The Wahhabi Code:How Saudis Spread Extremism Globally

WebDesk
Updated: July 28, 2020 11:40

TheWahabiCode

 

An eye-opening, look at the source of the current wave of Saudi Arabian-sponsored terrorism, how it spread, and why the West did nothing. Here is the truth about ISIS, al-Qaeda, Boko Haram, and more.

Lifting the mask of international terrorism, Terence Ward reveals a sinister truth. Far from being “the West’s ally in the War on Terror,” Saudi Arabia is in reality the largest exporter of Wahhabism—the severe, ultra-conservative sect of Islam that is both Saudi Arabia’s official religion and the core ideology for international terror groups such as ISIS, al-Qaeda, the Taliban, and Boko Haram.

Over decades, the Saudi regime has engaged in a well-crafted mission to fund charities, mosques, and schools that promote their Wahhabi doctrine across the Middle East and beyond. Efforts to expand Saudi influence have now been focused on European cities as well. The front lines of the War of Terror aren’t a world away; they are much closer than we can imagine.

Terence Ward, who has spent much of his life in the Middle East, gives his unique insight into the culture of extremism, its rapid expansion, and how it can be stopped.

Here is an excerpt from the book:

“In recently leaked diplomatic memos, Hillary Clinton highlighted the success of

wealthy, conservative Gulf donors in bankrolling the Afghan and Pakistani

conflicts while their host governments have done little to stop them.

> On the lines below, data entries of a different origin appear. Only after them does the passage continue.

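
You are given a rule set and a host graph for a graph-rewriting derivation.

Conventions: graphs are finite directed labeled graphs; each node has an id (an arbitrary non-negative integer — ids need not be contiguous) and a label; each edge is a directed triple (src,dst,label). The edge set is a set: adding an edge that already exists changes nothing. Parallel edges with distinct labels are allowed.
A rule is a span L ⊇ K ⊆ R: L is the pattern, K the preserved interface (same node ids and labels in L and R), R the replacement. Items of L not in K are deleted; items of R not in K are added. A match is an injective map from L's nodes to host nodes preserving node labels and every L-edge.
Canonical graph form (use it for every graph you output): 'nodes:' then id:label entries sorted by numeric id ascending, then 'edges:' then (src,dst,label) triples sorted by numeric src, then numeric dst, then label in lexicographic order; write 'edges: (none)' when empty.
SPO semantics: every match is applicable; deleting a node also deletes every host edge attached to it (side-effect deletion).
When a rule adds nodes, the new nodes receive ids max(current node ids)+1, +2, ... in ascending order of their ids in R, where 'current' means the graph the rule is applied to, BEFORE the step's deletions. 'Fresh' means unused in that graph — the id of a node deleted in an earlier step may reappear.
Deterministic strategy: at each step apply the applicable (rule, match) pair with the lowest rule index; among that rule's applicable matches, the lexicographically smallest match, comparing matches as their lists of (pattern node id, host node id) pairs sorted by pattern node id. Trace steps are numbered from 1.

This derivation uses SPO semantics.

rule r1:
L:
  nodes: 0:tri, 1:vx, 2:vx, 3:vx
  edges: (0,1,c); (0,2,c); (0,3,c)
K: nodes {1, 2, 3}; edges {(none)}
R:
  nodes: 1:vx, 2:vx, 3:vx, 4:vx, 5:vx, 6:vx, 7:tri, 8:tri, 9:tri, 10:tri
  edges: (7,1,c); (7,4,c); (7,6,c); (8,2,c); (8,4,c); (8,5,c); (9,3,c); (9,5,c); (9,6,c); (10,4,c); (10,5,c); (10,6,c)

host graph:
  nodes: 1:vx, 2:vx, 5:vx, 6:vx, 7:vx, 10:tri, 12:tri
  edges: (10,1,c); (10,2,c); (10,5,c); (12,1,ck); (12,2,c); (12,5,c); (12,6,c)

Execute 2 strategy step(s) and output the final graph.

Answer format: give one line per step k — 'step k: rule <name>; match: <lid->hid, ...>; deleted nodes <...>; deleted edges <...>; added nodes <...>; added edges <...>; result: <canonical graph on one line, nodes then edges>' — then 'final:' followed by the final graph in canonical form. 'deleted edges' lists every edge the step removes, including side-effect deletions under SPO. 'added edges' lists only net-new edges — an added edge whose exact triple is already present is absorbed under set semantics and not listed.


step 1: rule r1; match: 0->10, 1->1, 2->2, 3->5; deleted nodes 10; deleted edges (10,1,c); (10,2,c); (10,5,c); added nodes 13, 14, 15, 16, 17, 18, 19; added edges (16,1,c); (16,13,c); (16,15,c); (17,2,c); (17,13,c); (17,14,c); (18,5,c); (18,14,c); (18,15,c); (19,13,c); (19,14,c); (19,15,c); result: nodes: 1:vx, 2:vx, 5:vx, 6:vx, 7:vx, 12:tri, 13:vx, 14:vx, 15:vx, 16:tri, 17:tri, 18:tri, 19:tri edges: (12,1,ck); (12,2,c); (12,5,c); (12,6,c); (16,1,c); (16,13,c); (16,15,c); (17,2,c); (17,13,c); (17,14,c); (18,5,c); (18,14,c); (18,15,c); (19,13,c); (19,14,c); (19,15,c)
step 2: rule r1; match: 0->12, 1->2, 2->5, 3->6; deleted nodes 12; deleted edges (12,1,ck); (12,2,c); (12,5,c); (12,6,c); added nodes 20, 21, 22, 23, 24, 25, 26; added edges (23,2,c); (23,20,c); (23,22,c); (24,5,c); (24,20,c); (24,21,c); (25,6,c); (25,21,c); (25,22,c); (26,20,c); (26,21,c); (26,22,c); result: nodes: 1:vx, 2:vx, 5:vx, 6:vx, 7:vx, 13:vx, 14:vx, 15:vx, 16:tri, 17:tri, 18:tri, 19:tri, 20:vx, 21:vx, 22:vx, 23:tri, 24:tri, 25:tri, 26:tri edges: (16,1,c); (16,13,c); (16,15,c); (17,2,c); (17,13,c); (17,14,c); (18,5,c); (18,14,c); (18,15,c); (19,13,c); (19,14,c); (19,15,c); (23,2,c); (23,20,c); (23,22,c); (24,5,c); (24,20,c); (24,21,c); (25,6,c); (25,21,c); (25,22,c); (26,20,c); (26,21,c); (26,22,c)
final:
nodes: 1:vx, 2:vx, 5:vx, 6:vx, 7:vx, 13:vx, 14:vx, 15:vx, 16:tri, 17:tri, 18:tri, 19:tri, 20:vx, 21:vx, 22:vx, 23:tri, 24:tri, 25:tri, 26:tri
edges: (16,1,c); (16,13,c); (16,15,c); (17,2,c); (17,13,c); (17,14,c); (18,5,c); (18,14,c); (18,15,c); (19,13,c); (19,14,c); (19,15,c); (23,2,c); (23,20,c); (23,22,c); (24,5,c); (24,20,c); (24,21,c); (25,6,c); (25,21,c); (25,22,c); (26,20,c); (26,21,c); (26,22,c)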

Since the

1990s, the Grand Mufti of Saudi Arabia, Sheikh ibn Baz, had urged his

countrymen to donate generously to the Taliban, whom he called heroic, pure,

young Salafi warriors.

By December 2009, Secretary of State Hillary Clinton clearly understood

where the money trail began. “Donors in Saudi Arabia constitute the most

significant source of funding to Sunni terrorist groups worldwide. Saudi Arabia

remains a critical financial support base for al-Qaeda, the Taliban, and Lashkar-e-Taiba (in Pakistan).”

Clinton’s cables also give us insight into how donations were made. Pakistani

militants slipped into Saudi Arabia disguised as pilgrims. There, they raised

funds and created front companies to receive money from government sanctioned charities.

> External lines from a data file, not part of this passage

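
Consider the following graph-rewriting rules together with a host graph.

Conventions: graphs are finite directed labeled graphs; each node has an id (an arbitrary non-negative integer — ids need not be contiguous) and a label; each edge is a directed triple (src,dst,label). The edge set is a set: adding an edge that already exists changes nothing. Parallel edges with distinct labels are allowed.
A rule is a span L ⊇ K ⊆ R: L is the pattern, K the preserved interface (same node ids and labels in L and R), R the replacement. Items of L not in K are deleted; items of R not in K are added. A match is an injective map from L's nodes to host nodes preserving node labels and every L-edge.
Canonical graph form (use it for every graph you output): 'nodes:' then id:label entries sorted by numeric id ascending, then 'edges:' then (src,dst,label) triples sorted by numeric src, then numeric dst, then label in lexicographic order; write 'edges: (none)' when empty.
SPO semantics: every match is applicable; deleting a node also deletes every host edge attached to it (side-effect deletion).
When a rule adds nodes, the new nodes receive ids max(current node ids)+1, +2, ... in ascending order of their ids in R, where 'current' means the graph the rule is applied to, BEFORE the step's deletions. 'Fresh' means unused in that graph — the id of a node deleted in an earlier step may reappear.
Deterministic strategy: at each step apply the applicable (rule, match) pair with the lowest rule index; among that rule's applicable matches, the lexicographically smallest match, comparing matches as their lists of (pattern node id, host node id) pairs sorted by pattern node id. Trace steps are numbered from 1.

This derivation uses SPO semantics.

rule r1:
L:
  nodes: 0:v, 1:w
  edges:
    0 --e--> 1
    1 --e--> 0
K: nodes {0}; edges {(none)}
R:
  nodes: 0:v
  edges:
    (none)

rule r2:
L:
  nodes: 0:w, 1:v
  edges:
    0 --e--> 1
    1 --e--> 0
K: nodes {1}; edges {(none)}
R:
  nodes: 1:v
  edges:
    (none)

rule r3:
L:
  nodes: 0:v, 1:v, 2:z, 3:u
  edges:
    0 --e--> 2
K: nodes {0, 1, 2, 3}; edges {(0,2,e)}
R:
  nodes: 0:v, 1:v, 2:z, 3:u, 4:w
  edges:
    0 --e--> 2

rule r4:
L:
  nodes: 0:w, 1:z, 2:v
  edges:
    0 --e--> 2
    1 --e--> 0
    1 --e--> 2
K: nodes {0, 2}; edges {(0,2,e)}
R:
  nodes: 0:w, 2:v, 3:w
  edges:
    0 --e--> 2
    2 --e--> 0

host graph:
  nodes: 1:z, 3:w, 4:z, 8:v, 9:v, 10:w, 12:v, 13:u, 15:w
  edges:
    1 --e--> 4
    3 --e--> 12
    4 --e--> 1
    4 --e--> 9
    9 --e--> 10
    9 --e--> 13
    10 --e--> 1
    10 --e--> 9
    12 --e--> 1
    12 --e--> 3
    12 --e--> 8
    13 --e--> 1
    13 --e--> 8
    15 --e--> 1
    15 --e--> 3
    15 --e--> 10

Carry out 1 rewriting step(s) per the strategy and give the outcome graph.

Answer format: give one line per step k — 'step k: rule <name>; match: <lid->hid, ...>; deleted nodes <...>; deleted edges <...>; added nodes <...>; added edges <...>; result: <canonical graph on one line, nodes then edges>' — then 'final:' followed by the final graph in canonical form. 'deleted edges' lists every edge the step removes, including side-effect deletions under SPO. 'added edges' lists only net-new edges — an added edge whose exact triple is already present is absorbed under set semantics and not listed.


step 1: rule r1; match: 0->9, 1->10; deleted nodes 10; deleted edges (9,10,e); (10,1,e); (10,9,e); (15,10,e); added nodes (none); added edges (none); result: nodes: 1:z, 3:w, 4:z, 8:v, 9:v, 12:v, 13:u, 15:w edges: (1,4,e); (3,12,e); (4,1,e); (4,9,e); (9,13,e); (12,1,e); (12,3,e); (12,8,e); (13,1,e); (13,8,e); (15,1,e); (15,3,e)
final:
nodes: 1:z, 3:w, 4:z, 8:v, 9:v, 12:v, 13:u, 15:w
edges: (1,4,e); (3,12,e); (4,1,e); (4,9,e); (9,13,e); (12,1,e); (12,3,e); (12,8,e); (13,1,e); (13,8,e); (15,1,e); (15,3,e)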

One cable detailed how a Saudi–based front company funded the Pakistani

group, Lashkar-e-Taiba, that launched the bloody Mumbai attacks in 2008.

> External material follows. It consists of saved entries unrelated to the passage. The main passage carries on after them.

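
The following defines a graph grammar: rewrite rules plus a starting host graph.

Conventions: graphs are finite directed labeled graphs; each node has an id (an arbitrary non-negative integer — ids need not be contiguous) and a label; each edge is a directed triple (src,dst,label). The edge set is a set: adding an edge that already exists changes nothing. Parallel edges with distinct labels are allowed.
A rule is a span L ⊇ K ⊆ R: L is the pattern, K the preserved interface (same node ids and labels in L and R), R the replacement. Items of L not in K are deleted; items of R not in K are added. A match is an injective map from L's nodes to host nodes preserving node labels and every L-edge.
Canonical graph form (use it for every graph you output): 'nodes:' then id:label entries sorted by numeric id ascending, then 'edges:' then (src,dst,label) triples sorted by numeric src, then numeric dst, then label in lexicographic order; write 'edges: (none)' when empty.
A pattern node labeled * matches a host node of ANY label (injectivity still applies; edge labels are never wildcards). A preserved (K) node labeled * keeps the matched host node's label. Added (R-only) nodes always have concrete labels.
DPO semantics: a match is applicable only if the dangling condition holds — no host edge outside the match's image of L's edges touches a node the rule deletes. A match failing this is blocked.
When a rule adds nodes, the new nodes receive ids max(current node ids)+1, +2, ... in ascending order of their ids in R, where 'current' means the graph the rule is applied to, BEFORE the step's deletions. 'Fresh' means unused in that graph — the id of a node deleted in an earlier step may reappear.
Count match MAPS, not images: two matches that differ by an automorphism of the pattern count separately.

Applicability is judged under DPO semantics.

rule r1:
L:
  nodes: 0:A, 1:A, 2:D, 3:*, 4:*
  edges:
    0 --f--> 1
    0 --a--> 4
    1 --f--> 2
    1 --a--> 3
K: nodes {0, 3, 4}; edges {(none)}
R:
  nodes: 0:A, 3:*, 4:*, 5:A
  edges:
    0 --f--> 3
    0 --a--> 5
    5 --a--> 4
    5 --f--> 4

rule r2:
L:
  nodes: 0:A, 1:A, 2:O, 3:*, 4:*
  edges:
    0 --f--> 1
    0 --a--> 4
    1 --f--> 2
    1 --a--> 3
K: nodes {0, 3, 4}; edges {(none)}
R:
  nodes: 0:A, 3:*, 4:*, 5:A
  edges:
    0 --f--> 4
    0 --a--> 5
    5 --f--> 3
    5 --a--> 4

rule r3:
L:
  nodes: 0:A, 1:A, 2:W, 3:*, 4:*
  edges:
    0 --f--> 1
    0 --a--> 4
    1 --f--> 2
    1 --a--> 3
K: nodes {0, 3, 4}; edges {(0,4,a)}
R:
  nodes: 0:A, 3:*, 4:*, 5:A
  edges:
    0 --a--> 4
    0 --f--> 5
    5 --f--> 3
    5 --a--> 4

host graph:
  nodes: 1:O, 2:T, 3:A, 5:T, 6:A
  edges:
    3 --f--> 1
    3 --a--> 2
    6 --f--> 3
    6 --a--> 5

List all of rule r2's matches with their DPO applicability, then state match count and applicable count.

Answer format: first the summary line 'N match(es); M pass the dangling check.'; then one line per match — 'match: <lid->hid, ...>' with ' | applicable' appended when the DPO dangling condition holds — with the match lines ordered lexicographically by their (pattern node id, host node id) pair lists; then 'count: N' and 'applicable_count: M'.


1 match(es); 1 pass the dangling check.
match: 0->6, 1->3, 2->1, 3->2, 4->5 | applicable
count: 1
applicable_count: 1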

Officials of this group’s charity wing traveled to Saudi Arabia to seek donations

for new schools at vastly inflated costs—then siphoned off the money to fund

their terrorist operations.

Clinton, in the same cable, described her Saudi allies as reluctant to stop this

flow of funds. “It’s an ongoing challenge to persuade Saudi officials to treat

terrorist funds emanating from Saudi Arabia as a strategic priority.” She then

identified three Saudi charities, seen as terrorist entities in the US, which were

still operating in the Kingdom. “Intelligence suggests that these groups continue

to send money overseas and, at times, fund extremism overseas.”

By July 2013, the European Parliament publically declared “Wahhabism as

the main source of global terrorism.” And, in another released email of a private

conversation three months later, Clinton, allegedly said “the Saudis have

exported more extreme ideology than any other place on Earth over the course of

the last thirty years,” during a closed-door speech to the Jewish United Fund in

Chicago on October 28, 2013.

Meanwhile, the Saudi ruling family still applauded and promoted Wahhabism

for its piety and the movement’s strident opposition the regional ambitions of

Iran and Shia communities in the Arab world.

Recently, the US State Department has estimated that over the past four

decades Riyadh has invested more than ten billion dollars into charitable

foundations in its attempt to Wahhabize mainstream Sunni Islam. European

Union intelligence experts estimated that from this sum between 15 to 20 percent

has been diverted to al-Qaeda and other violent jihadists.

In the end, the roots of the crisis may be the exclusive thoughts of Ibn

Taymiyyah and Abdul Wahhab that justify the use of violence by ISIS and alQaeda.

Jihadists have carried out attacks inside and outside Saudi Arabia.

From atrocities in Paris, bombings in Brussels and Beirut, attacks in London,

Manchester, Nice, and Berlin, to suicide bombings in Shia mosques in eastern

Saudi Arabia, that ideology remains the same.”